Her suggestions include:
- Utilizing an online bias reporting tool similar to one used at UW Medicine in Seattle. It enables anyone who experiences or witnesses healthcare discrimination, microaggression or harassment to report it. In addition to evaluating and referring reports for follow-up, UW Medicine issues a report that describes the type of incident and the groups involved, such as patients, caregivers, staff, visitors and others — with the goal of targeting areas that need improvement.
- Taking an online course on implicit bias as part of a comprehensive educational program. This course was found to significantly increase bias awareness among clinicians “regardless of the strength of their implicit racial and gender-based biases,” Sabin’s commentary notes.
- Learning how bystanders can address or interrupt microaggression and how to eliminate stigmatizing words such as “noncompliant” or “aggressive” from medical chart notes and patient communications.
Racial and ethnic groups in the United States experience higher rates of illness and death with common health conditions, including, diabetes, hypertension, obesity, asthma and heart disease, according to the Centers for Disease Control and Prevention.
“It’s quite possible that stereotypes can drive decision-making without you realizing it as a provider,” Sabin said. “Implicit bias can contribute to differences in care and health outcomes.”
Technology is being developed by the University of Washington and the University of California San Diego to investigate a new approach to address hidden healthcare bias by improving patient-doctor communication in primary care.
This approach monitors body language for signs of bias and provides feedback to make patients and doctors aware of opportunities to adjust their communication style.
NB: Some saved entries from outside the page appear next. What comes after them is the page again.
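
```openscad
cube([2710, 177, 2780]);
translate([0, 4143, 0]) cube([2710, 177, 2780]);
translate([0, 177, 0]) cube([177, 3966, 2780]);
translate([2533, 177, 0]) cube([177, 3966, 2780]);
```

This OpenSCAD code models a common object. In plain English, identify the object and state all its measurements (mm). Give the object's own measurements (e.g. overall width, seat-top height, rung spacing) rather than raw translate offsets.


The wall frame of a small rectangular building: four walls, each 2780 mm tall and 177 mm thick, enclosing a footprint 2710 mm (x) by 4320 mm (y) outside-to-outside, with no floor or roof. The front and back walls (the −y and +y sides) span the full width; the two side walls fit between them.


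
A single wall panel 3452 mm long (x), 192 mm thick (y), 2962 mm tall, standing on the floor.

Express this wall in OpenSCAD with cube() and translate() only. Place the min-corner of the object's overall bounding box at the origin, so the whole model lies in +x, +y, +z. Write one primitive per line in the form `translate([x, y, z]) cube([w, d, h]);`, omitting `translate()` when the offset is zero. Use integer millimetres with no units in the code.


cube([3452, 192, 2962]);


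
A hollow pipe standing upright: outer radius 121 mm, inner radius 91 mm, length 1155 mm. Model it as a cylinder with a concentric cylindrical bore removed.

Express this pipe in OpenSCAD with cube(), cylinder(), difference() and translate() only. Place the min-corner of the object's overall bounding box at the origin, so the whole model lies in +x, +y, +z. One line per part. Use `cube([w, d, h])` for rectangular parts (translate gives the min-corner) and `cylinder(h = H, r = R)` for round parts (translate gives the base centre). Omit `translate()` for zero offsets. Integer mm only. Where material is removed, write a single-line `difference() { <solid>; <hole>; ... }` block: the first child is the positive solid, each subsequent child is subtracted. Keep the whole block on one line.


difference() { translate([121, 121, 0]) cylinder(h = 1155, r = 121); translate([121, 121, 0]) cylinder(h = 1155, r = 91); }


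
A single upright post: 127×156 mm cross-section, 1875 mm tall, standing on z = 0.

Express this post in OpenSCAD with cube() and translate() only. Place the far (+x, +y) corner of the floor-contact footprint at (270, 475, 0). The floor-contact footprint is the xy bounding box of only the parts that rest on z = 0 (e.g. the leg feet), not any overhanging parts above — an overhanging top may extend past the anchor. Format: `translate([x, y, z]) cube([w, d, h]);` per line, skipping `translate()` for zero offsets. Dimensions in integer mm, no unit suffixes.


translate([143, 319, 0]) cube([127, 156, 1875]);


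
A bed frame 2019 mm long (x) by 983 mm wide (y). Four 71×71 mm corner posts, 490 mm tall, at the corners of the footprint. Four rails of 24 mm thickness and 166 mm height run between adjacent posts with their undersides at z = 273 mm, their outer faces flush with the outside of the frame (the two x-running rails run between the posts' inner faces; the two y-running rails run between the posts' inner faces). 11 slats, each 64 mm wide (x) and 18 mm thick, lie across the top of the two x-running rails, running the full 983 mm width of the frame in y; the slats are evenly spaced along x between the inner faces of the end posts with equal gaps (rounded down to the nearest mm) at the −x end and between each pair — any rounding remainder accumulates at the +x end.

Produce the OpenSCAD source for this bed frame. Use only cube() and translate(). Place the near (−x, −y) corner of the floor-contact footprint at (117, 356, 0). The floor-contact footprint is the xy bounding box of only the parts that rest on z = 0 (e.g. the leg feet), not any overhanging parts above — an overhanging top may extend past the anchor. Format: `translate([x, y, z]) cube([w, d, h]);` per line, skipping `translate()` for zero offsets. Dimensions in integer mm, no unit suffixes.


translate([117, 356, 0]) cube([71, 71, 490]);
translate([117, 1268, 0]) cube([71, 71, 490]);
translate([2065, 356, 0]) cube([71, 71, 490]);
translate([2065, 1268, 0]) cube([71, 71, 490]);
translate([188, 356, 273]) cube([1877, 24, 166]);
translate([188, 1315, 273]) cube([1877, 24, 166]);
translate([117, 427, 273]) cube([24, 841, 166]);
translate([2112, 427, 273]) cube([24, 841, 166]);
translate([285, 356, 439]) cube([64, 983, 18]);
translate([446, 356, 439]) cube([64, 983, 18]);
translate([607, 356, 439]) cube([64, 983, 18]);
translate([768, 356, 439]) cube([64, 983, 18]);
translate([929, 356, 439]) cube([64, 983, 18]);
translate([1090, 356, 439]) cube([64, 983, 18]);
translate([1251, 356, 439]) cube([64, 983, 18]);
translate([1412, 356, 439]) cube([64, 983, 18]);
translate([1573, 356, 439]) cube([64, 983, 18]);
translate([1734, 356, 439]) cube([64, 983, 18]);
translate([1895, 356, 439]) cube([64, 983, 18]);


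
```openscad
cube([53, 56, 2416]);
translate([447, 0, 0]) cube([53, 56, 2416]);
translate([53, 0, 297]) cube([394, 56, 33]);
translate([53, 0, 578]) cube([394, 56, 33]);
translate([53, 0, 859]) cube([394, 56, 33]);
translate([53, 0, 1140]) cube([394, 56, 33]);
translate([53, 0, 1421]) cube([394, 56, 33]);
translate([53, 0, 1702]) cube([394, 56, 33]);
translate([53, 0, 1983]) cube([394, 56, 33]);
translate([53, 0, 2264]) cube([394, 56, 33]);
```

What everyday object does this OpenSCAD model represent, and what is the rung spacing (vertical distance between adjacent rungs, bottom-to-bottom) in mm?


A ladder. The rung spacing is 281 mm.

Two tall 53×56 posts with 8 short bars between them — a ladder. Adjacent rungs sit at z = 297 and z = 578, so the spacing is 578 − 297 = 281 mm.


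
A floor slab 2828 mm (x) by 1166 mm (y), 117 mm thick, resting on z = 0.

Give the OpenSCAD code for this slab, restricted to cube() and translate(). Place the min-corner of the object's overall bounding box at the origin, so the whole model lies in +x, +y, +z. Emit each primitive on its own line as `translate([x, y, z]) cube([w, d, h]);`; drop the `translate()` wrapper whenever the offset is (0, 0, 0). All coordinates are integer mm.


cube([2828, 1166, 117]);


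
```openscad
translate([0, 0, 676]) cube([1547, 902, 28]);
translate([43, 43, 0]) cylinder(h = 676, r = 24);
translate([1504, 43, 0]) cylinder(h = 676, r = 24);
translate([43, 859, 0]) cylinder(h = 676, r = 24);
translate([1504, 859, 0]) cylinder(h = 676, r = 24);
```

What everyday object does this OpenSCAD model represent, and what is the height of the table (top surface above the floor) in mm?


A table. The table height is 704 mm.

A 1547×902×28 slab sits at z = 676 on four Ø48 mm round legs — a table. The top surface is at 676 + 28 = 704 mm.


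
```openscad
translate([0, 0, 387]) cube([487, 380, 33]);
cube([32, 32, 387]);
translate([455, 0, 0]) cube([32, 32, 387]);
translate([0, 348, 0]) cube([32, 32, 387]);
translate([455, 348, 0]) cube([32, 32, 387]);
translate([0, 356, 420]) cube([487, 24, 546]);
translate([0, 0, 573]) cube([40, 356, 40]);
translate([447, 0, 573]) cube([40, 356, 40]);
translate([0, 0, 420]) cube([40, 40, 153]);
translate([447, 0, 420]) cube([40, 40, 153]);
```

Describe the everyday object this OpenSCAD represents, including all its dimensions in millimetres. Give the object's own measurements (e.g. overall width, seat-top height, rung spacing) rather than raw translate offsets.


A chair. The seat is a 487×380×33 mm slab with its top at z = 420 mm, on four 32×32 mm corner legs (flush with the seat edges, standing on z = 0). A flat backrest 24 mm thick, 546 mm tall, spans the full seat width and rises from the seat top along its +y edge, rear face flush with the rear of the seat. Two armrests of 40×40 mm section run along each side from the seat's front edge to the front of the backrest, top faces 193 mm above the seat top and outer faces flush with the seat's x-edges; a 40×40 mm post under the front of each armrest stands on the seat at the front corner.


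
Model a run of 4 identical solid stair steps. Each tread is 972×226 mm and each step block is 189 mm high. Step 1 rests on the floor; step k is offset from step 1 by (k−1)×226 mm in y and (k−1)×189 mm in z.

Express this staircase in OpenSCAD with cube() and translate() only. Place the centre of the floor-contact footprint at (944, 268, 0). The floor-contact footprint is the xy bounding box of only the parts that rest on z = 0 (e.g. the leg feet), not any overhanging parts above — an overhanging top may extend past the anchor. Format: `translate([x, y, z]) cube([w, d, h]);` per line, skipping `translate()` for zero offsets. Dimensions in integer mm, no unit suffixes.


translate([458, 155, 0]) cube([972, 226, 189]);
translate([458, 381, 189]) cube([972, 226, 189]);
translate([458, 607, 378]) cube([972, 226, 189]);
translate([458, 833, 567]) cube([972, 226, 189]);


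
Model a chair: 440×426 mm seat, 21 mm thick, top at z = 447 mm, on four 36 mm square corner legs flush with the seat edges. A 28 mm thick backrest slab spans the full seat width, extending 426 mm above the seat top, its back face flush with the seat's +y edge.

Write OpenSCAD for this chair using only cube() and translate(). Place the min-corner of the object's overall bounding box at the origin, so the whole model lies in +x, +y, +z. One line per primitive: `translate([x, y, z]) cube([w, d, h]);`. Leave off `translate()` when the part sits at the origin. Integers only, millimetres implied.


// leg_h = 447 - 21 = 426
translate([0, 0, 426]) cube([440, 426, 21]);
cube([36, 36, 426]);
translate([404, 0, 0]) cube([36, 36, 426]);
translate([0, 390, 0]) cube([36, 36, 426]);
translate([404, 390, 0]) cube([36, 36, 426]);
translate([0, 398, 447]) cube([440, 28, 426]);


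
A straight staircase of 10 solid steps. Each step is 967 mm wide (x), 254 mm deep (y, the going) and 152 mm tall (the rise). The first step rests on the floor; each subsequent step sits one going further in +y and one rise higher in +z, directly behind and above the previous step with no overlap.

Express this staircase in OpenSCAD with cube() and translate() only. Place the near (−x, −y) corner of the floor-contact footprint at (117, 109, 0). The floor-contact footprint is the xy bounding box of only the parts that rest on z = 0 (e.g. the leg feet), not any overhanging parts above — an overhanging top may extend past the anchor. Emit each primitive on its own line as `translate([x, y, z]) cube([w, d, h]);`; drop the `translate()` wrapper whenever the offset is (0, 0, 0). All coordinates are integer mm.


translate([117, 109, 0]) cube([967, 254, 152]);
translate([117, 363, 152]) cube([967, 254, 152]);
translate([117, 617, 304]) cube([967, 254, 152]);
translate([117, 871, 456]) cube([967, 254, 152]);
translate([117, 1125, 608]) cube([967, 254, 152]);
translate([117, 1379, 760]) cube([967, 254, 152]);
translate([117, 1633, 912]) cube([967, 254, 152]);
translate([117, 1887, 1064]) cube([967, 254, 152]);
translate([117, 2141, 1216]) cube([967, 254, 152]);
translate([117, 2395, 1368]) cube([967, 254, 152]);


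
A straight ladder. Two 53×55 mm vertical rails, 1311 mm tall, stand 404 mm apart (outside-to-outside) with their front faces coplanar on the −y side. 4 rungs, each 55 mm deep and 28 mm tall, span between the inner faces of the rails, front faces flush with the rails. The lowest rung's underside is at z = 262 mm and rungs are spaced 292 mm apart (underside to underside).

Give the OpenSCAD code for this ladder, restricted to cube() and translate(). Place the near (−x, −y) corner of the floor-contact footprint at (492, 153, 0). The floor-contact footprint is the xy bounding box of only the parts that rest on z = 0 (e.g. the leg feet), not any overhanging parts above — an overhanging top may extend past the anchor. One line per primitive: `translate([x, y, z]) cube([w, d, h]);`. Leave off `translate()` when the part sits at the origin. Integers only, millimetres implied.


translate([492, 153, 0]) cube([53, 55, 1311]);
translate([843, 153, 0]) cube([53, 55, 1311]);
translate([545, 153, 262]) cube([298, 55, 28]);
translate([545, 153, 554]) cube([298, 55, 28]);
translate([545, 153, 846]) cube([298, 55, 28]);
translate([545, 153, 1138]) cube([298, 55, 28]);


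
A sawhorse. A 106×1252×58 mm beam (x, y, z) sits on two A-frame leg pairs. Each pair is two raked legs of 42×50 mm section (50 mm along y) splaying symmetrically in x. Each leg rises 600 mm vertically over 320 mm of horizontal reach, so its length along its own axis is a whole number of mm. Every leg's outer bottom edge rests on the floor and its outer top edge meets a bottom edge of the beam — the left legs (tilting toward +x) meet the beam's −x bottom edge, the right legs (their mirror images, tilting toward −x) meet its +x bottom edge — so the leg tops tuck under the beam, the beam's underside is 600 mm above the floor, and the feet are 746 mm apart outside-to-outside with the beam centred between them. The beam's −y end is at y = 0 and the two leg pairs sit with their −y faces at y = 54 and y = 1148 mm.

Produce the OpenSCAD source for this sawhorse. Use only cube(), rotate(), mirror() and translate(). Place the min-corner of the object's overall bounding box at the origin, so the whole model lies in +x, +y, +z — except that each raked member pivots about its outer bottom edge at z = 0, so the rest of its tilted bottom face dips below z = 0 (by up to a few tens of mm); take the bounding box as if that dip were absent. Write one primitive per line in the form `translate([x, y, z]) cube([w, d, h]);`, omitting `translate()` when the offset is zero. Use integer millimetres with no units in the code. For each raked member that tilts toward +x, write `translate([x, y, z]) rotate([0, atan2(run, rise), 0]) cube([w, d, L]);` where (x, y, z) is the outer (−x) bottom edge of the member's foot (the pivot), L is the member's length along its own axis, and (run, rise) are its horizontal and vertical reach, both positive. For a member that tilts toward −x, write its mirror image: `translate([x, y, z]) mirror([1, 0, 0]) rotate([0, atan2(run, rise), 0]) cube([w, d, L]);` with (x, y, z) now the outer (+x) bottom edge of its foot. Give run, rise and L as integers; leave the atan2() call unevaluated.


translate([320, 0, 600]) cube([106, 1252, 58]);
translate([0, 54, 0]) rotate([0, atan2(320, 600), 0]) cube([42, 50, 680]);
translate([746, 54, 0]) mirror([1, 0, 0]) rotate([0, atan2(320, 600), 0]) cube([42, 50, 680]);
translate([0, 1148, 0]) rotate([0, atan2(320, 600), 0]) cube([42, 50, 680]);
translate([746, 1148, 0]) mirror([1, 0, 0]) rotate([0, atan2(320, 600), 0]) cube([42, 50, 680]);


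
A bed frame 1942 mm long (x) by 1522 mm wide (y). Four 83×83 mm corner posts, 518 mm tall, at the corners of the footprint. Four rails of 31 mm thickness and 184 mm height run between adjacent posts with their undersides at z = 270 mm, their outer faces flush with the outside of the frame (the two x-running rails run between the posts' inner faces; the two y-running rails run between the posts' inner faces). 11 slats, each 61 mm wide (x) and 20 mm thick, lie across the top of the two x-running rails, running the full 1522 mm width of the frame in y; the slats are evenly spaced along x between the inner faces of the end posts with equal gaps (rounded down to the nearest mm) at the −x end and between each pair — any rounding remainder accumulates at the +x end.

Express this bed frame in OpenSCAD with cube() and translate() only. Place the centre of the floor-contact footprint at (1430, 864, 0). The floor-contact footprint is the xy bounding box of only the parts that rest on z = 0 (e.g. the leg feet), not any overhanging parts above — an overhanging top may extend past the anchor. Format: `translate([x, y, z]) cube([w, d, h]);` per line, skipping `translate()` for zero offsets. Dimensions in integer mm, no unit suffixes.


// slat z = rail_z + rail_h = 270 + 184 = 454
// slat gap = ⌊(1776 − 11·61) / 12⌋ = 92
translate([459, 103, 0]) cube([83, 83, 518]);
translate([459, 1542, 0]) cube([83, 83, 518]);
translate([2318, 103, 0]) cube([83, 83, 518]);
translate([2318, 1542, 0]) cube([83, 83, 518]);
translate([542, 103, 270]) cube([1776, 31, 184]);
translate([542, 1594, 270]) cube([1776, 31, 184]);
translate([459, 186, 270]) cube([31, 1356, 184]);
translate([2370, 186, 270]) cube([31, 1356, 184]);
translate([634, 103, 454]) cube([61, 1522, 20]);
translate([787, 103, 454]) cube([61, 1522, 20]);
translate([940, 103, 454]) cube([61, 1522, 20]);
translate([1093, 103, 454]) cube([61, 1522, 20]);
translate([1246, 103, 454]) cube([61, 1522, 20]);
translate([1399, 103, 454]) cube([61, 1522, 20]);
translate([1552, 103, 454]) cube([61, 1522, 20]);
translate([1705, 103, 454]) cube([61, 1522, 20]);
translate([1858, 103, 454]) cube([61, 1522, 20]);
translate([2011, 103, 454]) cube([61, 1522, 20]);
translate([2164, 103, 454]) cube([61, 1522, 20]);


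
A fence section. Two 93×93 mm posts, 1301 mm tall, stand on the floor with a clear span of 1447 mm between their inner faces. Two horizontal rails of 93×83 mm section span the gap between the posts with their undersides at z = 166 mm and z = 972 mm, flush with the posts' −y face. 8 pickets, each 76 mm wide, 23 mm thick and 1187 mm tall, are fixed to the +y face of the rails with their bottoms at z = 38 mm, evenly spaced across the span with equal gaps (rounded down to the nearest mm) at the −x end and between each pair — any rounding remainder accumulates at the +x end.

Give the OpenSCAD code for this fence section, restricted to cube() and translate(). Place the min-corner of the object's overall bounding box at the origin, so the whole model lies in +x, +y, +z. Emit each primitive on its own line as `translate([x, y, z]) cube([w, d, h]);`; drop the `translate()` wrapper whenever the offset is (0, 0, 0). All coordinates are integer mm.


cube([93, 93, 1301]);
translate([1540, 0, 0]) cube([93, 93, 1301]);
translate([93, 0, 166]) cube([1447, 93, 83]);
translate([93, 0, 972]) cube([1447, 93, 83]);
translate([186, 93, 38]) cube([76, 23, 1187]);
translate([355, 93, 38]) cube([76, 23, 1187]);
translate([524, 93, 38]) cube([76, 23, 1187]);
translate([693, 93, 38]) cube([76, 23, 1187]);
translate([862, 93, 38]) cube([76, 23, 1187]);
translate([1031, 93, 38]) cube([76, 23, 1187]);
translate([1200, 93, 38]) cube([76, 23, 1187]);
translate([1369, 93, 38]) cube([76, 23, 1187]);


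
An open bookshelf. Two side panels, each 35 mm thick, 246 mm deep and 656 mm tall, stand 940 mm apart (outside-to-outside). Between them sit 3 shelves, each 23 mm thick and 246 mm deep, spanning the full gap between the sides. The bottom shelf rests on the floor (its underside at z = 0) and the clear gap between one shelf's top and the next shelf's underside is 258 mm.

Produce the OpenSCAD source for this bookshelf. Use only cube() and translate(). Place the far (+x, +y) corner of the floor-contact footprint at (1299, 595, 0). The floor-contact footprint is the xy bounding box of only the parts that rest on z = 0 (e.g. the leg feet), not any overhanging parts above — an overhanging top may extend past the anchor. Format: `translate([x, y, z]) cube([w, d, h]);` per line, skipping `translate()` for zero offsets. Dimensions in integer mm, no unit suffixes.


translate([359, 349, 0]) cube([35, 246, 656]);
translate([1264, 349, 0]) cube([35, 246, 656]);
translate([394, 349, 0]) cube([870, 246, 23]);
translate([394, 349, 281]) cube([870, 246, 23]);
translate([394, 349, 562]) cube([870, 246, 23]);


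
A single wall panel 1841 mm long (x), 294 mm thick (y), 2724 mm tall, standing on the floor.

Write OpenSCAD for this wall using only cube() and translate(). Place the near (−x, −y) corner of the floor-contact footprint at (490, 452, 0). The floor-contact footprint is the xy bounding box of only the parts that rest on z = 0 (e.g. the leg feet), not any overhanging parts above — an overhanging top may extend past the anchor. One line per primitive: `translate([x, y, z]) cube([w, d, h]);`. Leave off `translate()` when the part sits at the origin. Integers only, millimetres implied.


translate([490, 452, 0]) cube([1841, 294, 2724]);


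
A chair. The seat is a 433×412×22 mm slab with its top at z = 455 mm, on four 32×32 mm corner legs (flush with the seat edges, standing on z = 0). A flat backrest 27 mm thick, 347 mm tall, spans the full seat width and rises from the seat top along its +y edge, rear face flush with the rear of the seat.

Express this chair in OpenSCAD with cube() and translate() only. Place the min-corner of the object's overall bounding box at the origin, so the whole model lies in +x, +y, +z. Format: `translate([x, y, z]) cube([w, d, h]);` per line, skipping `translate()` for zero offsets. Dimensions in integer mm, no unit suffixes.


// leg_h = 455 - 22 = 433
translate([0, 0, 433]) cube([433, 412, 22]);
cube([32, 32, 433]);
translate([401, 0, 0]) cube([32, 32, 433]);
translate([0, 380, 0]) cube([32, 32, 433]);
translate([401, 380, 0]) cube([32, 32, 433]);
translate([0, 385, 455]) cube([433, 27, 347]);


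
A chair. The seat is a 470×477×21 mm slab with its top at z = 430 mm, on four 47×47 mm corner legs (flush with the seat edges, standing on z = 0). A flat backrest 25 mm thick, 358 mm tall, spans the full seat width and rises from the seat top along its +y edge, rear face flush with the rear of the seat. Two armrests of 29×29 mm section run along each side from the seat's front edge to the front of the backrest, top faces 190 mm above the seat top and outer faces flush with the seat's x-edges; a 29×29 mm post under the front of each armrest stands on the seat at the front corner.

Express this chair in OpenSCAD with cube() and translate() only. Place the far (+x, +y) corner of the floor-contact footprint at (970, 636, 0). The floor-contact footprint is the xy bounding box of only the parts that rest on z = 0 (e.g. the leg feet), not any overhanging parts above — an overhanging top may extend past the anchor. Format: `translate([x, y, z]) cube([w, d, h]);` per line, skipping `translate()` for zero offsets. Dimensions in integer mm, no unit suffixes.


translate([500, 159, 409]) cube([470, 477, 21]);
translate([500, 159, 0]) cube([47, 47, 409]);
translate([923, 159, 0]) cube([47, 47, 409]);
translate([500, 589, 0]) cube([47, 47, 409]);
translate([923, 589, 0]) cube([47, 47, 409]);
translate([500, 611, 430]) cube([470, 25, 358]);
translate([500, 159, 591]) cube([29, 452, 29]);
translate([941, 159, 591]) cube([29, 452, 29]);
translate([500, 159, 430]) cube([29, 29, 161]);
translate([941, 159, 430]) cube([29, 29, 161]);


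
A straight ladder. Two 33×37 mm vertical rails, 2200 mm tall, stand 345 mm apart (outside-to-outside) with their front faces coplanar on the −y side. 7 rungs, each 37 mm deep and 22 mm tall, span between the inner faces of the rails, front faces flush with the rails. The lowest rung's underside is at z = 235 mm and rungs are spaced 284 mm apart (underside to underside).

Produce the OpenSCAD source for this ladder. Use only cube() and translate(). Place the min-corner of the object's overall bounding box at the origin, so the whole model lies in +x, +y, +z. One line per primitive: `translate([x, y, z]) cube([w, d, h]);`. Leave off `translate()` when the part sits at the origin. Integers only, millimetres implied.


// rung span = 345 - 2*33 = 279
// rung[k] z = 235 + k*284
cube([33, 37, 2200]);
translate([312, 0, 0]) cube([33, 37, 2200]);
translate([33, 0, 235]) cube([279, 37, 22]);
translate([33, 0, 519]) cube([279, 37, 22]);
translate([33, 0, 803]) cube([279, 37, 22]);
translate([33, 0, 1087]) cube([279, 37, 22]);
translate([33, 0, 1371]) cube([279, 37, 22]);
translate([33, 0, 1655]) cube([279, 37, 22]);
translate([33, 0, 1939]) cube([279, 37, 22]);


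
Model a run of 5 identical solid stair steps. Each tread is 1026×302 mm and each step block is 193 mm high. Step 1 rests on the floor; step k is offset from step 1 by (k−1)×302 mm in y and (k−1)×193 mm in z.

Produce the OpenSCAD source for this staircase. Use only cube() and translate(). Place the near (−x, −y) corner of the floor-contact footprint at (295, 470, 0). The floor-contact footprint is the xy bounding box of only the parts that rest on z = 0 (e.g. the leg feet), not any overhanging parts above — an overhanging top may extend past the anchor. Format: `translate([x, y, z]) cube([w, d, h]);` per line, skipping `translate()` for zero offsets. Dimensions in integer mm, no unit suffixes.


translate([295, 470, 0]) cube([1026, 302, 193]);
translate([295, 772, 193]) cube([1026, 302, 193]);
translate([295, 1074, 386]) cube([1026, 302, 193]);
translate([295, 1376, 579]) cube([1026, 302, 193]);
translate([295, 1678, 772]) cube([1026, 302, 193]);


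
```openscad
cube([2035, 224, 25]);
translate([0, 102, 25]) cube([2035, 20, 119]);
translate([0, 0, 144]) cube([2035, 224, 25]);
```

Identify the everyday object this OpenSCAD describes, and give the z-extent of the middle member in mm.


An I-beam. The web height is 119 mm.

Two wide flanges with a thin centred web — an I-beam. Overall 169 mm minus two 25 mm flanges gives a web of 169 − 2·25 = 119 mm.


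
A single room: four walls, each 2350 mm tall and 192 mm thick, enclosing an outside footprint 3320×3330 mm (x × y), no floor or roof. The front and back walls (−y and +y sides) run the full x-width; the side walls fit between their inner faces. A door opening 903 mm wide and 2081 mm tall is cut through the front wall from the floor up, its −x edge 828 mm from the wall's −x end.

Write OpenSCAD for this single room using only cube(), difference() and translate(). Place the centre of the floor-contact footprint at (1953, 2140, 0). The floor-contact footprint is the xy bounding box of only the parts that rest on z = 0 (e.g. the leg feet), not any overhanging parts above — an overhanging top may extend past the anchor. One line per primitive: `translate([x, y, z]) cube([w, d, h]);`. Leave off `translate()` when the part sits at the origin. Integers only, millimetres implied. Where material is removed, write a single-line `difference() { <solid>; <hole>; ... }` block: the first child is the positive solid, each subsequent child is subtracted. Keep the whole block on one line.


difference() { translate([293, 475, 0]) cube([3320, 192, 2350]); translate([1121, 475, 0]) cube([903, 192, 2081]); }
translate([293, 3613, 0]) cube([3320, 192, 2350]);
translate([293, 667, 0]) cube([192, 2946, 2350]);
translate([3421, 667, 0]) cube([192, 2946, 2350]);


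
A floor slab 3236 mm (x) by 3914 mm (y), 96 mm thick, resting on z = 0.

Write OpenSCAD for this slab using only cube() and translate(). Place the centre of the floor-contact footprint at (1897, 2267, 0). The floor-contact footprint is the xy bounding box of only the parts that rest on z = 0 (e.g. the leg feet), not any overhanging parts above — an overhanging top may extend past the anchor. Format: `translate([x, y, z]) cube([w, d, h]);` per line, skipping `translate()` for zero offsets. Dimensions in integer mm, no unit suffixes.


translate([279, 310, 0]) cube([3236, 3914, 96]);


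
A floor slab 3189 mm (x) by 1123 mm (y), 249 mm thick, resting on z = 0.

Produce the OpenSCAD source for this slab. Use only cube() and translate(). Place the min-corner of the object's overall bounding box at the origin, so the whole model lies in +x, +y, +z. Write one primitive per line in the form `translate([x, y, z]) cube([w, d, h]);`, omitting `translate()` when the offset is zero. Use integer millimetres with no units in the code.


cube([3189, 1123, 249]);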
Researchers are partnering closely with patients and doctors to ensure this approach is guided by their experiences and needs.
It’s not only what people say during a clinical interaction, but also their actions that can create a negative impression, Sabin said, for instance, a healthcare provider moving farther away from a patient or not maintaining eye contact.
“If patients feel like they weren’t listened to, then they don’t go back” for medical treatment," Sabin said.
Training clinicians to be positive role models and having zero-tolerance policies for negative comments are key first steps to combat racial bias in health care, she added. “We have to be responsible for what we say and do. We can all do something to combat bias right now.”